Six years ago, when Mountain Echoes, an Indo-Bhutanese literature festival began in Thimphu, Bhutan, it was an unpretentious, informal affair. All those who were participating in the festival from India got a wonderful summer vacation out of it. The three-day festival featured names such as Gulzar, Sarnath Banerjee and Chetan Bhagat — a curious mix to showcase “Indian” literature to a Bhutanese audience. But back then, it didn’t matter — Bhutan had no publishing houses and authors and poets struggled to find printers and have their books stocked in stores. Things appear to have changed, for the better, both for the Bhutanese publishing industry as well as the festival. This year, Mountain Echoes will open on August 26 with a session presented by Amitav Ghosh on the impact of climate change, and over 20 of the speakers at festival are Bhutanese, including Her Majesty the Royal Queen Mother Ashi Dorji Wangmo Wangchuck, writers Kunzang Choden (the first Bhutanese writer in English), Dorji Gyeltshen, Lobzang Nima, storyteller Angey Nagley and poet Agey Dredang, among others.

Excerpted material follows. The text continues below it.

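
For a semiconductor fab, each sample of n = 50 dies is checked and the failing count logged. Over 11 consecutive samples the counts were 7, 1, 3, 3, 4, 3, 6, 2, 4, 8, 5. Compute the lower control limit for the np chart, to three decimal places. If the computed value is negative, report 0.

p̄ = Σdᵢ / (k·n) = 46 / (11 × 50) = 0.08364
LCL = np̄ − 3·√(np̄(1−p̄)) = 4.1818 − 3 × 1.9576 = -1.6909 → 0 (negative, so LCL = 0)

0.000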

“I am honoured to be both patron and active participant in the seventh edition of the Mountain Echoes Literary Festival. To discuss and debate the key issues facing Bhutan today, education, climate change, rural-urban migration, and to consider our history through the medium of literature, art and culture is a wonderful prospect,” says Her Majesty the Royal Queen Mother Ashi Dorji Wangmo Wangchuck of Bhutan.
Another big draw at the festival this year is Pico Iyer, who will deliver his TED Talk, titled “The Art of Stillness: Adventures in Going Nowhere” in which he makes a case for going nowhere, suggesting that it is the best way to make sense of one’s experiences. Mountain Echoes will also host talks featuring a range of themes including women’s voices, travel writing and love and relationships. Some of the more sought-after sessions include “I for Identity”, where writers Çiler Ilhan, Anjum Hasan, Mridula Koshy and Sonam Wangmo Jhalani will debate the maxim “write what you know”; actor Tabu’s conversation with model and actor Kelly Dorji about her career in cut-throat Bollywood; and one dedicated to children and young adults with writers Paro Anand, Venita Coelho, Karma Choden, Nawang Norbu and Edwin Thumboo.